After I recovered from shoulder surgery last August, I started running again when cleared for it. I started noticing dizziness and shortness of breath, figured I was more out of shape than expected. It got worse, gradually, almost imperceptibly, until I decided to have it checked. Now, I avoid doctors as a rule, and I had never stayed over night in a hospital, had two outpatient surgeries, was on no medication, which is not bad for mid-60s.
My primary care doc had an EKG run in the office, and fortunately I had one run in July for my preop physical, which was entirely normal. This one was not. It showed a lot of noise where there had been a flat baseline between pulses. Atrial flutter, it's called, something wrong with my electrical system.
He says sit right here, call your wife to take you to the ER up the road two miles and Piedmont Hospital, so we do that. He kept coming by to check on me telling me "It's probably minor." which made me nervous, which caused my flutter to worsen. Anyone, the run another EKG in the ER, and a cardiosonigraph, and draw blood and measure this and that (all showing up on my phone). Bunches of doctors come by and talk, one side does "plumbing" and the other group are 'electricians". They decide I'm OK to leave and the nurse takes out my IV and gets me ready for transport when word comes they want me to RON for observation, the sonigraph showed an "anomaly". So, another IV, and then yet another one later. I was in the ER between 11 AM and about 7 PM when they finally got me a room upstairs. They said the ER was slammed that day more than it had been in five years, they did not know why, COVID is pretty low here. Some folks who checked in near me just said their legs hurt or they were swollen, something pretty nondescript.
Everyone is truly nice to me, which helped. So, I slept on a bed that would be OK for someone 5'11", I'm 6'4".

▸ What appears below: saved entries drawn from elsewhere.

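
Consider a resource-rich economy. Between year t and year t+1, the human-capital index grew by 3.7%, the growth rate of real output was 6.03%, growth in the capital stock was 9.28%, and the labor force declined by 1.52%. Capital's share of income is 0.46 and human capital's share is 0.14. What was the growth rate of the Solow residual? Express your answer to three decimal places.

The Solow residual grew 1.851%.

Labor's share = 1 − 0.46 − 0.14 = 0.4.
The capital stock: 0.46 × 9.28 = 4.2688 pp.
The human-capital index: 0.14 × 3.7 = 0.518 pp.
The labor force: 0.4 × (-1.52) = -0.608 pp.
TFP growth = 6.03 − 4.1788 = 1.8512%.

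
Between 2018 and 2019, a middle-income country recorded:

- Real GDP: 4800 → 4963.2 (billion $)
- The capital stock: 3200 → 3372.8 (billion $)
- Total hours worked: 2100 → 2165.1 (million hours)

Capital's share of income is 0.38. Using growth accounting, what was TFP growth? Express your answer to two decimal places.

-0.57%

Real GDP growth = (4963.2 − 4800) / 4800 = 3.4%.
The capital stock growth = (3372.8 − 3200) / 3200 = 5.4%.
Total hours worked growth = (2165.1 − 2100) / 2100 = 3.1%.
Labor's share = 1 − 0.38 = 0.62.
The capital stock: 0.38 × 5.4 = 2.052 pp.
Total hours worked: 0.62 × 3.1 = 1.922 pp.
TFP growth = 3.4 − 3.974 = -0.574%.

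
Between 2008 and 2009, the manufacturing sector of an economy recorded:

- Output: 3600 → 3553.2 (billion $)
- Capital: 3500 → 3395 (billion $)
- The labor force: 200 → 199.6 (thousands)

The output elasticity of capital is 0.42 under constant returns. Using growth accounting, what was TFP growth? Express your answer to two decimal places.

0.08%

Output growth = (3553.2 − 3600) / 3600 = -1.3%.
Capital growth = (3395 − 3500) / 3500 = -3%.
The labor force growth = (199.6 − 200) / 200 = -0.2%.
Labor's share = 1 − 0.42 = 0.58.
Capital: 0.42 × (-3) = -1.26 pp.
The labor force: 0.58 × (-0.2) = -0.116 pp.
TFP growth = -1.3 + 1.376 = 0.076%.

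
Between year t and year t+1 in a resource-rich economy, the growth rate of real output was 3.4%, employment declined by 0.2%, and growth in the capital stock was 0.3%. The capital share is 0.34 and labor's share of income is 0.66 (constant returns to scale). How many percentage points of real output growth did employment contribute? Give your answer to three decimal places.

Labor's share = 1 − 0.34 = 0.66.
Contribution = share × growth = 0.66 × (-0.2) = -0.132 pp.

-0.132 pp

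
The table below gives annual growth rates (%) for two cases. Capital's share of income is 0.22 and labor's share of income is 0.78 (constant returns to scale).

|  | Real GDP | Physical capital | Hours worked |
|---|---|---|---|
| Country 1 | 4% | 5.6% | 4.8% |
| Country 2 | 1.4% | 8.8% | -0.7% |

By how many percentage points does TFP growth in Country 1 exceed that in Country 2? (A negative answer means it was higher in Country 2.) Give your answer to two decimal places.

-0.99 percentage points

Labor's share = 1 − 0.22 = 0.78.
Country 1: TFP = 4 − 1.232 − 3.744 = -0.976%.
Country 2: TFP = 1.4 − 1.936 + 0.546 = 0.01%.
Difference = -0.976 − (0.01) = -0.986 pp.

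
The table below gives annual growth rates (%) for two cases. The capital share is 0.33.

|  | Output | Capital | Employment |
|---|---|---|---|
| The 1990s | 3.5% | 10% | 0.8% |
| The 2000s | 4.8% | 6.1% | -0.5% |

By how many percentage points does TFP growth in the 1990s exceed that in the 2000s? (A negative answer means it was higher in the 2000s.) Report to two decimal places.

-3.46 percentage points

Labor's share = 1 − 0.33 = 0.67.
The 1990s: TFP = 3.5 − 3.3 − 0.536 = -0.336%.
The 2000s: TFP = 4.8 − 2.013 + 0.335 = 3.122%.
Difference = -0.336 − (3.122) = -3.458 pp.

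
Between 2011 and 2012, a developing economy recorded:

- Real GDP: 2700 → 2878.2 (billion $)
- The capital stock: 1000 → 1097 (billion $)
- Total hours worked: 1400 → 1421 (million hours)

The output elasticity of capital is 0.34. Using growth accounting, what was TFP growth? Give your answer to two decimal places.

2.31%

Real GDP growth = (2878.2 − 2700) / 2700 = 6.6%.
The capital stock growth = (1097 − 1000) / 1000 = 9.7%.
Total hours worked growth = (1421 − 1400) / 1400 = 1.5%.
Labor's share = 1 − 0.34 = 0.66.
The capital stock: 0.34 × 9.7 = 3.298 pp.
Total hours worked: 0.66 × 1.5 = 0.99 pp.
TFP growth = 6.6 − 4.288 = 2.312%.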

The next day they tell me I can't eat, they want to do a CT-CV, which is a cardiocatscan. This is fairly involved, something like an MRI but it uses radiation, and as they wanted me to hold my breath, they said my heart was acting up each time I was to hold my breath. Anyone, we finally get it done after some consultations. The good news is my heart was "normal", a bit of buildup they said was minor, aside from the arrythmia. The electrical cardiologist tells me he still wants to wait a month, no sign of clots, which was the concern, but he'd rather not chance it, a clot that goes to my brain would be bad. So, I finally get released about an hour ago, the wife is going to the pharmacy now to get some DRUGS.
I'm not all that limited for the month, he said no running, but walking is fine, and one glass of wine is fine. As noted on the other thread, this surgical procedure has a very high success rate, catheter ablation, the severe a nerve in my atrial heart muscle going in through the femoral, out patient, home that evening, etc. The good news is the heart is thoroughly checked out, the cure for my problem is pretty simple, I have good insurance, no telling how much all this costs. The amount of waste a hospital generates is truly amazing. And you have these highly paid folks bopping around.
I'm on Medicare and have supplemental from my company. I was surprised how nice everyone was, they would joke about some, it made it nicer to be poked and prodded all the time. I was a monitor on me 24/7 sending signals to the nurses desk. They said they could tell when I got up to go to the bathroom. The unusual thing is my pulse rate was 60-70 and bp was running around 107-60. Anyway, I'm a bit less scared of our medical system now. I'll probably need them more as I age. Duh.
If something doesn't feel normal, think about getting it checked out.